2026-07-25, read count: 1, page: 237 ~ 249, pages read: 13

27 。最短のハミルトン経路を見つける問題は、巡回路問題または巡回セールスマン問題(Traveling Salesman Problem, TSP)。 実用例としては基盤の穴あけ加工の最適化。 w.l.o.g. without loss of generality。一般性を失うことなく。 ここまでで触れた「欲張り」な戦略は最隣接ヒューリスティック解法(Nearest-Neighbor Heuristic)。 これは構成的ヒューリスティック解法。改良的ヒューリスティック解法ではすで見つけたルートを更に短くするため辺の取り替えを試す。 品質を保証できないってのはヒューリスティックな解法だからって話なんやろな。このヒューリスティックの考え方はまだあんま頭に馴染んでない。

2026-07-26, read count: 1, page: 250 ~ 263, pages read: 14

28 ~ 29 。最適な範囲を絞るための下限と上限を求める。ヒューリスティックな解法で得た長さを最適な長さの上限とする。規則を緩める。数学では緩和法 relaxation。 1-木(名前が一般的すぎて全然検索に引っかからない)は 1 つのノードを除いて出来た全域木に、取り除いたノードにつながる 2 辺をつないだもの。ハミルトン路は全域木であり、ハミルトン閉路(準回路)は 1-木。 ヒューリスティックな方法では最適な回に全く近づけないことも起こりうるため、最適な解から遠ざかっていないことを保証できるならそれに越したことない。 グラフ理論の用語と TSP 上の文脈とが混ざってるっぽくて用語がいっぱいでややこしい。 クリストファイズのアルゴリズムでは最適解からたかだか 50% しか違わないツアーを作成できる。

2026-07-27, read count: 1, page: 264 ~ 278, pages read: 15

30 ~ 31。分枝。最小 1-木。最隣接ヒューリスティック解法のツアーを上限とする。各分枝で最小 1-木を下限にして超えた時点で探索を中断して、別の経路を探索する。分枝限定法。 多面的組み合わせ論。グラフから幾何学的な対象を作る。頂点の集合を多面体として扱う。頂点の数が増えるほど面の数も膨大になるが、すべての面を使わなくなくても巡回路の経路の数の適当な下限を得るのには十分役立つ。 ふーんという感じで頭に染み込んできてないなあ。
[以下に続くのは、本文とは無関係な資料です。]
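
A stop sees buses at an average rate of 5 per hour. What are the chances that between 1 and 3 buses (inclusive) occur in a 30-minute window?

Over the interval, μ = 5 × 0.5 = 2.5 (a 30-minute window = 0.5 hours).
P(1 ≤ N ≤ 3) = Σ_{j=1}^{3} e^(−2.5) · 2.5^j/j! ≈ 0.6755.

0.6755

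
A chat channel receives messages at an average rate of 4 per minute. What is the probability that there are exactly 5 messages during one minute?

0.1563

With mean μ = 4 per minute,
P(N = 5) = e^(−μ) μ^5/5! = e^(−4) · 4^5/120 ≈ 0.1563.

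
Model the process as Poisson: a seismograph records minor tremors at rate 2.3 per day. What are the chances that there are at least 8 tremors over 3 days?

Over the interval, μ = 2.3 × 3 = 6.9 (3 days).
P(N ≥ 8) = 1 − P(N ≤ 7) = 1 − Σ_{j=0}^{7} e^(−μ) μ^j/j! ≈ 0.3864.

0.3864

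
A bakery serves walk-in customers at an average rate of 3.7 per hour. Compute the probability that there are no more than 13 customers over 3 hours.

0.7719

Over the interval, μ = 3.7 × 3 = 11.1 (3 hours).
P(N ≤ 13) = Σ_{j=0}^{13} e^(−μ) μ^j/j! ≈ 0.7719.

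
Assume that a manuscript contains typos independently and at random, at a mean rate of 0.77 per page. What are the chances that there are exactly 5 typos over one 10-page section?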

2026-07-28, read count: 1, page: 279 ~ 300, pages read: 22

32 。 1954 年のアメリカの 49 都市の準回路問題を解くのに組合せ最適化が使われた。分枝限定法の下限に多面的組み合わせ論が使われた。組合せ最適化の進歩について。 「プロテクター&ギャンブル」って書いてるが「プロクター&ギャンブル」の誤記やろな。 これで本書は終わり。後半つらかったけど全体的にわかりやすく示してくれてるしまた読んで理解を深めたい。もう絶版ぽいし大事に学ばせてもらおう。 一部の用語が検索しても一般的な日本語の用語と違ったみたいなので、その辺の照らし合わせもしたら読んだ内容をうまく定着できるんじゃないかなあ。